I tried to solve the Hypertubes problem on Spoj but I am getting TLE.
I tried to store the graph in the adjacency list(using set) and then iterated over 0 to n and for every entry in its adjacency element, updated its distance. It gives WA on the 25th test case which I understand why it is giving WA. Also, I think its complexity is m*k*k*log(min(n,k*k)). log factor is coming from insertion in the set.
NOTE: Graph storing part is not giving TLE.
I had to store the graph as same as above(it will not give me TLE). I tried to use Disjoint set union for answering -1 if (n-1) index is not reachable from 0. If it is reachable then I tried to use priority_queue(Dijkstra) for finding the minimum distance from 0 to n-1 but it is giving me TLE on the 25th test case. I think that this approach has to be worked fine but it is throwing TLE. I also tried only Dijkstra without Disjoint set union but it still gives me TLE.
Here is my code which is getting TLE
My Questions are:
Can I get rid of this TLE?
Also, can someone mention what is expected complexity of this problem?
Is there any other methods to solve this question?
Edit 1: Here is proof that WA coming on 25th.
I think you are getting TLE bcz you are using O(M.K^2.log(something)) for the storing the graph part as if M is 1000 and K is 1000 then definitely it is TLE. And for your WA code it is getting WA before the Test Case 25 so it is not running for further cases and giving the verdict WA not the TLE
It is giving WA after saying running 25th. So I think it means WA on 25th.

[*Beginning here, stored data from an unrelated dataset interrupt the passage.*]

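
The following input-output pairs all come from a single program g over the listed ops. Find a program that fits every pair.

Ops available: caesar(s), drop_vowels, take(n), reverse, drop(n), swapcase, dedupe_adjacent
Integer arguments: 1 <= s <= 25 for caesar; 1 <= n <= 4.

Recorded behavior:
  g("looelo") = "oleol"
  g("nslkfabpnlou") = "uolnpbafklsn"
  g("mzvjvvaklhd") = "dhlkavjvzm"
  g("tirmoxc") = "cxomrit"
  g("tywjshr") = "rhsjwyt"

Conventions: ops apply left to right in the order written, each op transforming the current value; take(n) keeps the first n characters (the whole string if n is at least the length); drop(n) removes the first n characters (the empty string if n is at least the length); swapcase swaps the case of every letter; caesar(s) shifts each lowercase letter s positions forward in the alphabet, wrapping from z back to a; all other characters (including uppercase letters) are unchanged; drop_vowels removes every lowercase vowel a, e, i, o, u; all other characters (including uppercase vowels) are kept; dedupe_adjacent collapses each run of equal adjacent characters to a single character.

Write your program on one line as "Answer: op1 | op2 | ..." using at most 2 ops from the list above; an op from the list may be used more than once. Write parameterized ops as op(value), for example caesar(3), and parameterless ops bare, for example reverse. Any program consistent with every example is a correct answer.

dedupe_adjacent | reverse

Check, running the answer program on each example:
  "looelo" -> "loelo" -> "oleol"
  "nslkfabpnlou" -> "nslkfabpnlou" -> "uolnpbafklsn"
  "mzvjvvaklhd" -> "mzvjvaklhd" -> "dhlkavjvzm"
  "tirmoxc" -> "tirmoxc" -> "cxomrit"
  "tywjshr" -> "tywjshr" -> "rhsjwyt"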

I have also submitted your code and it is showing running on 24th and then giving WA :(
you have to keep refreshing the page frequently only then you can see WA on 25th because 24 and 25 are very close.
Edit: Here is proof: URL
Ohh.. Yes it is giving WA on 25th. But why using priority_queue or even simple queue it is giving TLE?, the question remains the same <..>
Yes, why TLE with priority_queue?
u might want to take a look at this
Did you use the same approach to solve the problem? If it is different then please share yours.
COCI 2012/2013, task HIPERCIJEVI, the excerpt from "Round 5 solutions".
The graph described in the problem statement is a hypergraph. When solving the shortest path problem on a hypergraph, we can convert it to a “normal” undirected graph by simply connecting all pairs of nodes (stations) on the same hyperedge (hypertube) with undirected edges. This results in a graph with a total of $$$N$$$ nodes and $$$MK(K-1)/2$$$ edges. A simple breadthfirst search applied to this graph is then a solution, ignoring time and memory constraints. However, the constraints prevent such a solution from obtaining all points.
The most elegant way to speed up the solution is adding a new node for each hypertube, connecting it with undirected edges to all stations connected to the corresponding hypertube. Such a graph has $$$N+M$$$ nodes and $$$MK$$$ edges. A breadth-first search applied to this graph yields the solution $$$2X-1$$$, where $$$X$$$ is the number of stations on the shortest path from station $$$1$$$ to station $$$N$$$.
Necessary skills: breadth-first search
Thanks for the solution reference.